Choosing character names for the ladies
One of the commenters on my recent interview post at Coffee Time Romance asked how I chose my character names, and so I thought that would be a good subject to talk about here.
Naming your character correctly is one of the most important choices a writer makes in her novel. It might not be as important as the personalities we create for them, but as we all know, our name has a bearing on who we are. And sometimes, our name can affect the person we become, or the person people remember. I mean, would you call your tiny bundle of joy Benedict Arnold? Or Sandy Beach? Really?
In a novel, a name is one of the many choices you make that has meaning. Names, like plots, aren’t random. Here are a few of the choices I made, and why.

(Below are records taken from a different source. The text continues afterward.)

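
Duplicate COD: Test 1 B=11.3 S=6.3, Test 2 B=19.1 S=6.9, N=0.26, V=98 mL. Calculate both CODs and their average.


COD1 = 106.1 mg/L
COD2 = 258.9 mg/L
Average = 182.5 mg/L

COD1 = (11.3 - 6.3) x 0.26 x 8000 / 98 = 106.1 mg/L
COD2 = (19.1 - 6.9) x 0.26 x 8000 / 98 = 258.9 mg/L
Average = (106.1 + 258.9) / 2 = 182.5 mg/L


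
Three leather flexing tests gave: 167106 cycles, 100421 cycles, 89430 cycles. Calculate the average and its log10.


Average = 118986 cycles
log10 = 5.08


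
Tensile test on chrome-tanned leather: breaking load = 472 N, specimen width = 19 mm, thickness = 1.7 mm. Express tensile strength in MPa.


Cross-section = 19 x 1.7 = 32.3 mm^2
TS = 472 / 32.3 = 14.61 MPa
(1 N/mm^2 = 1 MPa)


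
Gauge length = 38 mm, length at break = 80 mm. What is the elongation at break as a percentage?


Extension = 80 - 38 = 42 mm
Elongation = 42 / 38 x 100 = 110.5%


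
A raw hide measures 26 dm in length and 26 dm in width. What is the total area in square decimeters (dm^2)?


Area = length x width
Area = 26 x 26 = 676 dm^2


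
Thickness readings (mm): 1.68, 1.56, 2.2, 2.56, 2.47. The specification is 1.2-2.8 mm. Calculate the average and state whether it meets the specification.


Average = 2.09 mm
Within specification: Yes

Sum = 10.47
Average = 10.47 / 5 = 2.09 mm
Specification range: 1.2 to 2.8 mm
Within spec: Yes


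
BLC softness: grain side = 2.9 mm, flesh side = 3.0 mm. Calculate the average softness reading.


Average = (2.9 + 3.0) / 2
Average = 2.95 mm


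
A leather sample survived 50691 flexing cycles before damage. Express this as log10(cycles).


4.70

log10(50691) = 4.70


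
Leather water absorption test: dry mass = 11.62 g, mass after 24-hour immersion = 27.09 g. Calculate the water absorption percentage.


Water absorbed = 27.09 - 11.62 = 15.47 g
WA% = 15.47 / 11.62 x 100 = 133.1%


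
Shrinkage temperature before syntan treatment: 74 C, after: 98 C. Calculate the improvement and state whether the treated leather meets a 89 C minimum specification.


Improvement = 98 - 74 = 24 C
Spec check: 98 C >= 89 C? Yes


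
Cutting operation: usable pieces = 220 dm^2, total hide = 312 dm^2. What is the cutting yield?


70.5%

Yield = usable / total x 100
Yield = 220 / 312 x 100 = 70.5%


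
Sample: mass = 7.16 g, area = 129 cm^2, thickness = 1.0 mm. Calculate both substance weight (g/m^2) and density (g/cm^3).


SW = 7.16 / 129 x 10000 = 555.0 g/m^2
Volume = 129 x 1.0 / 10 = 12.90 cm^3
Density = 7.16 / 12.90 = 0.555 g/cm^3


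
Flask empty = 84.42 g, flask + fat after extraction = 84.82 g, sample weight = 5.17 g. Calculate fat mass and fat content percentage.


Fat mass = 84.82 - 84.42 = 0.40 g
Fat% = 0.40 / 5.17 x 100 = 7.7%


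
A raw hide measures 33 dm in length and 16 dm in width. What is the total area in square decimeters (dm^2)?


Area = length x width
Area = 33 x 16 = 528 dm^2


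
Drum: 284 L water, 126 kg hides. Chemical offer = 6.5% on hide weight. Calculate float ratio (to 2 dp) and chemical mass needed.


Float ratio = 284 / 126 = 2.25
Chemical = 126 x 6.5 / 100 = 8.19 kg


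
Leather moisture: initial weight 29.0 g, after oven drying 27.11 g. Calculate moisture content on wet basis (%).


Moisture = 29.0 - 27.11 = 1.89 g
MC = 1.89 / 29.0 x 100 = 6.5%


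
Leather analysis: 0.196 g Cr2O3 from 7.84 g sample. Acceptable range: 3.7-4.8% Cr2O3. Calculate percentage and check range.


Cr2O3 = 2.50%
Within range: No


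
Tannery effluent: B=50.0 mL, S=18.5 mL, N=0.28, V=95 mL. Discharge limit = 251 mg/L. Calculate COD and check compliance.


COD = 742.7 mg/L
Compliant: No

COD = (50.0 - 18.5) x 0.28 x 8000 / 95 = 742.7 mg/L
Limit: 251 mg/L
Compliant: No


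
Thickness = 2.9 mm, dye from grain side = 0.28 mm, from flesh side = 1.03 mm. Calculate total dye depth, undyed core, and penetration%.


Total dyed = 1.31 mm
Undyed core = 1.59 mm
Penetration = 45.2%


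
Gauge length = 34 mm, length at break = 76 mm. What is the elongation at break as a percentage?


123.5%

Extension = 76 - 34 = 42 mm
Elongation = 42 / 34 x 100 = 123.5%


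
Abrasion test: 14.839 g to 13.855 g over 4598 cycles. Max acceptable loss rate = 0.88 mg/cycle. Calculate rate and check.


Loss = 14.839 - 13.855 = 0.984 g
Rate = 0.984 g / 4598 cycles x 1000 = 0.214 mg/cycle
Max = 0.88 mg/cycle
Passes: Yes


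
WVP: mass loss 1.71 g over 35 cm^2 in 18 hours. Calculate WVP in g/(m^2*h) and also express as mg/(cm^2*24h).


WVP = 27.14 g/(m^2*h)
Daily rate = 65.14 mg/(cm^2*24h)

WVP = 1.71 / (35 x 18) x 10000 = 27.14 g/(m^2*h)
Mass loss in mg = 1.71 x 1000 = 1710 mg
Per cm^2 per 24h in mg: 1710 x 24 / (35 x 18) = 41040 / 630 = 65.14 mg/(cm^2*24h)


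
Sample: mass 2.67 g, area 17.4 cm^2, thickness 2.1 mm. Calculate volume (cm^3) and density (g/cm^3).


Volume = 3.654 cm^3
Density = 0.731 g/cm^3


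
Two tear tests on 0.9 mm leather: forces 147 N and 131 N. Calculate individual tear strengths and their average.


Tear 1 = 163.3 N/mm
Tear 2 = 145.6 N/mm
Average = 154.5 N/mm


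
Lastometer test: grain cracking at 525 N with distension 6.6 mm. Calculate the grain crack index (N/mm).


79.5 N/mm

Grain crack index = force / distension
Index = 525 / 6.6 = 79.5 N/mm


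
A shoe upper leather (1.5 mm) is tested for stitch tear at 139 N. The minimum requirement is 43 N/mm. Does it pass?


STS = 139 / 1.5 = 92.7 N/mm
Minimum required: 43 N/mm
Passes: Yes


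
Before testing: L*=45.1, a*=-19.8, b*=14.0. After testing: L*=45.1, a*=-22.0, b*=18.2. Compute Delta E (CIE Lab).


Delta E = 4.74


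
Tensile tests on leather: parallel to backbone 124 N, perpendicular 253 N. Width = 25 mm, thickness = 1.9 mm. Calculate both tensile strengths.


Area = 25 x 1.9 = 47.5 mm^2
TS (parallel) = 124 / 47.5 = 2.61 N/mm^2
TS (perpendicular) = 253 / 47.5 = 5.33 N/mm^2


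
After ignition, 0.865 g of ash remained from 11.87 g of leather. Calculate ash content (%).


7.29%

Ash% = 0.865 / 11.87 x 100
Ash% = 7.29%


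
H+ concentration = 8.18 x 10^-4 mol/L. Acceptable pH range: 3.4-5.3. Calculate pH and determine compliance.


pH = -log10(8.18 x 10^-4) = 3.09
Range: 3.4 to 5.3
Compliant: No


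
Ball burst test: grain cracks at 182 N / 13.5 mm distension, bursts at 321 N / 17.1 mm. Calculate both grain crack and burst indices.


Crack index = 13.5 N/mm
Burst index = 18.8 N/mm


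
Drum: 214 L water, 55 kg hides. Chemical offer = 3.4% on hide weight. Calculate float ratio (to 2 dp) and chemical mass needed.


Float ratio = 214 / 55 = 3.89
Chemical = 55 x 3.4 / 100 = 1.87 kg


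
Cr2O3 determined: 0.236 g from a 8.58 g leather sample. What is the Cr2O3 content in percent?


2.75%

Cr2O3% = 0.236 / 8.58 x 100
Cr2O3% = 2.75%


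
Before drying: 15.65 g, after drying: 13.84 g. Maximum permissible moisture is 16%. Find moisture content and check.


Moisture content = 11.6%
Acceptable: Yes


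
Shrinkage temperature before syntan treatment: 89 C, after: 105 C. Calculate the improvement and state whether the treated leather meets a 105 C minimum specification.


Improvement = 16 C
Meets 105 C spec: Yes


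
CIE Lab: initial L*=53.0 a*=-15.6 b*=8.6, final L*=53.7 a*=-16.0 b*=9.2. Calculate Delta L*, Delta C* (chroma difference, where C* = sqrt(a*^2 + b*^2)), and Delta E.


Delta L* = 0.7
Delta C* = 0.64
Delta E = 1.00

Delta L* = 53.7 - 53.0 = 0.7
C1* = sqrt((-15.6)^2 + (8.6)^2) = 17.813
C2* = sqrt((-16.0)^2 + (9.2)^2) = 18.456
Delta C* = 18.456 - 17.813 = 0.64
Delta E = sqrt((0.7)^2 + (-0.4)^2 + (0.6)^2) = 1.00


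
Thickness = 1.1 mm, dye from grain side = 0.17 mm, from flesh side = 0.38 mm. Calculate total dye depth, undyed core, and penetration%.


Total dyed = 0.17 + 0.38 = 0.55 mm
Undyed core = 1.1 - 0.55 = 0.55 mm
Penetration = 0.55 / 1.1 x 100 = 50.0%


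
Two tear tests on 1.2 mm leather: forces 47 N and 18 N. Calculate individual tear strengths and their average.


Tear 1 = 39.2 N/mm
Tear 2 = 15.0 N/mm
Average = 27.1 N/mm


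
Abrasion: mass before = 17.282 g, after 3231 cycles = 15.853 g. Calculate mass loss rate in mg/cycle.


Mass loss = 17.282 - 15.853 = 1.429 g
Rate = 1.429 / 3231 x 1000 = 0.442 mg/cycle


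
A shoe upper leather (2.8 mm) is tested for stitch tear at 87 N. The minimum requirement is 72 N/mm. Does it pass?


STS = 31.1 N/mm
Passes: No

STS = 87 / 2.8 = 31.1 N/mm
Minimum required: 72 N/mm
Passes: No


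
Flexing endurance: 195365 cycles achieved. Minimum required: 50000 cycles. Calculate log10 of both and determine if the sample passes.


log10(195365) = 5.29
log10(50000) = 4.70
Passes: Yes


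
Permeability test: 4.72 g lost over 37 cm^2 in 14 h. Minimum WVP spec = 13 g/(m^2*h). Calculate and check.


WVP = 4.72 / (37 x 14) x 10000 = 91.12 g/(m^2*h)
Minimum: 13 g/(m^2*h)
Meets spec: Yes


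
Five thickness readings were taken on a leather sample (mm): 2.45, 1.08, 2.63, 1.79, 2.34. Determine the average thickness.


2.06 mm


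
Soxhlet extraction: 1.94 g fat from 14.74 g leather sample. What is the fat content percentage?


13.2%

Fat content = 1.94 / 14.74 x 100
Fat = 13.2%


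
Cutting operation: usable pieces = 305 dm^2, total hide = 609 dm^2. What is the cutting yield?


50.1%


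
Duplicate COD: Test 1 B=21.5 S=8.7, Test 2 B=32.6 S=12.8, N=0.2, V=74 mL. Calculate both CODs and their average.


COD1 = (21.5 - 8.7) x 0.2 x 8000 / 74 = 276.8 mg/L
COD2 = (32.6 - 12.8) x 0.2 x 8000 / 74 = 428.1 mg/L
Average = (276.8 + 428.1) / 2 = 352.5 mg/L


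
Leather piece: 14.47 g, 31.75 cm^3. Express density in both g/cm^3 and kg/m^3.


Density = 14.47 / 31.75 = 0.456 g/cm^3
Convert: 0.456 x 1000 = 456 kg/m^3


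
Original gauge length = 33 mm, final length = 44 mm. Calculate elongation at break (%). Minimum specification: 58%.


Extension = 44 - 33 = 11 mm
Elongation = 11 / 33 x 100 = 33.3%
Minimum required: 58%
Meets specification: No


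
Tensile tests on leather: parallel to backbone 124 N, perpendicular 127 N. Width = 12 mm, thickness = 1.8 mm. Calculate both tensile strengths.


Parallel = 5.74 N/mm^2
Perpendicular = 5.88 N/mm^2


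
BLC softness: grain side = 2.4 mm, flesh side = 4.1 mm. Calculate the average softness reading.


3.25 mm

Average = (2.4 + 4.1) / 2
Average = 3.25 mm


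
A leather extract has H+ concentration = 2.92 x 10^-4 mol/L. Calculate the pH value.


pH = -log10[H+]
pH = -log10(2.92 x 10^-4) = 3.53


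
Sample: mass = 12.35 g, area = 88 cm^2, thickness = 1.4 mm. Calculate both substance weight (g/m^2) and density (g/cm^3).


Substance weight = 1403.4 g/m^2
Density = 1.002 g/cm^3


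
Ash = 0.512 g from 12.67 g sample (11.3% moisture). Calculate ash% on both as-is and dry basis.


As-is ash = 4.04%
Dry-basis ash = 4.56%


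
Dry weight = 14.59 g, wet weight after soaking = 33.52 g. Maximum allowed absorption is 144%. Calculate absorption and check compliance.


Absorption = 129.7%
Compliant: Yes


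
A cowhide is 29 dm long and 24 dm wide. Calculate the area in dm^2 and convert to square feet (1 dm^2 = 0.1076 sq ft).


Area = 29 x 24 = 696 dm^2
Conversion: 696 x 0.1076 = 74.89 sq ft


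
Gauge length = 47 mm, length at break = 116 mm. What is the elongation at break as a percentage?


Extension = 116 - 47 = 69 mm
Elongation = 69 / 47 x 100 = 146.8%


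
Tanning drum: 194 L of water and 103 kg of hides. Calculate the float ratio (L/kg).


Float ratio = water / hide weight
Ratio = 194 / 103 = 1.9


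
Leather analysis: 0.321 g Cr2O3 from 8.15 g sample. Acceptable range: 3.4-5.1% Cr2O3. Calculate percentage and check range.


Cr2O3 = 3.94%
Within range: Yes

Cr2O3% = 0.321 / 8.15 x 100 = 3.94%
Acceptable range: 3.4 to 5.1%
Within range: Yes


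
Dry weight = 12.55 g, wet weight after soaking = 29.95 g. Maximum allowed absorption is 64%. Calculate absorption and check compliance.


WA = (29.95 - 12.55) / 12.55 x 100 = 138.6%
Maximum allowed: 64%
Compliant: No


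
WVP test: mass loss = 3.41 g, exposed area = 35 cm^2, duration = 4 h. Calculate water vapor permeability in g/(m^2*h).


243.57 g/(m^2*h)


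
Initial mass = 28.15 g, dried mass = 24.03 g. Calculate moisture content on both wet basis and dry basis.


Moisture lost = 28.15 - 24.03 = 4.12 g
Wet basis MC = 4.12 / 28.15 x 100 = 14.6%
Dry basis MC = 4.12 / 24.03 x 100 = 17.1%


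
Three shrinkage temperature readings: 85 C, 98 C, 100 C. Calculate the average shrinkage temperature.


94.3 C

Average = (85 + 98 + 100) / 3
Average = 283 / 3 = 94.3 C


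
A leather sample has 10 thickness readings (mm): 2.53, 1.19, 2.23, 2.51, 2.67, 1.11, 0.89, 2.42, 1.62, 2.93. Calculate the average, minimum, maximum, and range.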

- Lady Claire Trevelyan. Claire means “bright and shining; famous” according to my baby name book. In French, it means “clear, bright light,” as in clair de lune, the shining light of the moon. To that I would add the quality of clarity, which if she did not possess it in the beginning of her story, she does by the end. “Claire” also rolls smoothly off the tongue when paired with her family name, Trevelyan, a place name from Cornwall, the “tre” prefix meaning “town.”
- Alice Chalmers. You might remember me talking about how I discovered Alice’s name in a previous post. Yes, I named her after a tractor. But she’s a mechanic, she’s stubborn, and she tends to roll right through things rather than wait to think of a subtle solution. It suits her, doesn’t it?
- The Mopsies. Some characters appear in your head complete with faces, hair, ragged dresses, holey stockings, and names. The Mopsies were like that; in fact, “Mopsies” came first and Maggie and Lizzie second. Somewhere in the soup that is my mind, I crossed moppet with the Victorian character Topsy, and Mopsies was the result.
As the books went on, though, and particularly when it was necessary for Claire to get traveling papers for them, the Mopsies had to have a last name. So I wondered, what kind of name would be shortened up to “Mopsie” by the girls themselves or by the other street children, given that they wound up on the street before they could manage language very well? What if they were the children of French immigrants … and what if something bad happened to their parents that might come back to bite them sometime in a future book? Ooh la la, what if their surname were “de Maupassant”? See—a plot springs to mind already!